Congressional cosponsors of a law requiring the Justice Department to release files tied to Jeffrey Epstein and Ghislaine Maxwell can sue to seek a court-appointed observer to help enforce compliance, but they cannot attach that request to Maxwell’s existing federal sex trafficking case, a judge ruled Wednesday.

In a decision by U.S. District Judge Paul A. Engelmayer, the judge blocked Rep. Ro Khanna and Rep. Thomas Massie from intervening in Maxwell’s case to press for an independent monitor, even as the dispute centers on the department’s pace in disclosing records.

What the lawmakers asked the judge to do

Khanna and Massie, whose Epstein Files Transparency Act was signed into law by President Donald Trump in November, asked Engelmayer to allow their bid for oversight of the Justice Department’s release obligations. The request sought a neutral overseer to ensure compliance and speed the public disclosure of documents the government identified as investigative materials.

Engelmayer ruled that he lacked the authority to grant the intervention request in Maxwell’s criminal case. He blocked Khanna and Massie from inserting their demand for an independent monitor into the proceedings.

The monitor dispute tied to millions of documents

The judge largely accepted the Justice Department’s position that Engelmayer, as the judge overseeing Maxwell’s case, had no authority to supervise the government’s compliance effort under the new law through the method the lawmakers proposed.

The filing at issue asked for immediate release of more than 2 million documents described as investigative materials. The judge’s ruling limited the lawmakers to other legal avenues rather than intervention in the criminal case itself.

DOJ says redactions are underway

The Justice Department told the court it has hundreds of lawyers reviewing records that have not yet been disclosed to determine what must be redacted, or blacked out, to protect the identities of hundreds of sex abuse victims. The Justice Department said that, so far, only about 12,000 documents have been made public.

Engelmayer described the compliance question raised by Khanna and Massie as “undeniably important and timely,” reflecting that the lawmakers’ concerns about whether the department was complying with the law were pressing.

Deadline missed; no penalties in the statute

Congress set a Dec. 19 deadline for the Justice Department to release all of the files, and the department missed it. Engelmayer said that lawmakers are at liberty to use their legislative tools to improve oversight of the Justice Department, and he noted that the Epstein law contains no mechanisms or penalties to ensure compliance.
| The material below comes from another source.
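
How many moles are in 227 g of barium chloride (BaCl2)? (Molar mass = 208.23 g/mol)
Moles = 227 g ÷ 208.23 g/mol = 1.09 mol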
What Khanna said after the ruling

Khanna said in a statement that he and Massie appreciated Engelmayer’s response and attention to their request. He said the judge raised “legitimate concerns” about whether the Justice Department was complying with the law, and Khanna said, “We will continue to use every legal option to ensure the files are released and the survivors see justice.”

How Engelmayer inherited Maxwell’s case

Engelmayer said he inherited Maxwell’s case after trial judge Alison J. Nathan was appointed to the 2nd U.S. Circuit Court of Appeals. The judge said he had no authority to supervise the Justice Department’s compliance with the new law through the intervention the lawmakers requested.

Engelmayer also said he had received letters and emails from Epstein abuse survivors supporting the lawmakers’ call for a neutral overseer. Those communications expressed concern that the department would not comply with the statute, according to Engelmayer’s description in the ruling.

Maxwell’s sentence and the underlying conviction

Maxwell is serving a 20-year prison sentence after her December 2021 sex trafficking conviction. In that case, a jury found that Maxwell helped recruit girls for Epstein to abuse over the past quarter-century and also participated in some of the abuse.

Epstein died in a federal jail in New York in August 2019 while awaiting trial on sex trafficking charges, and the death was ruled a suicide.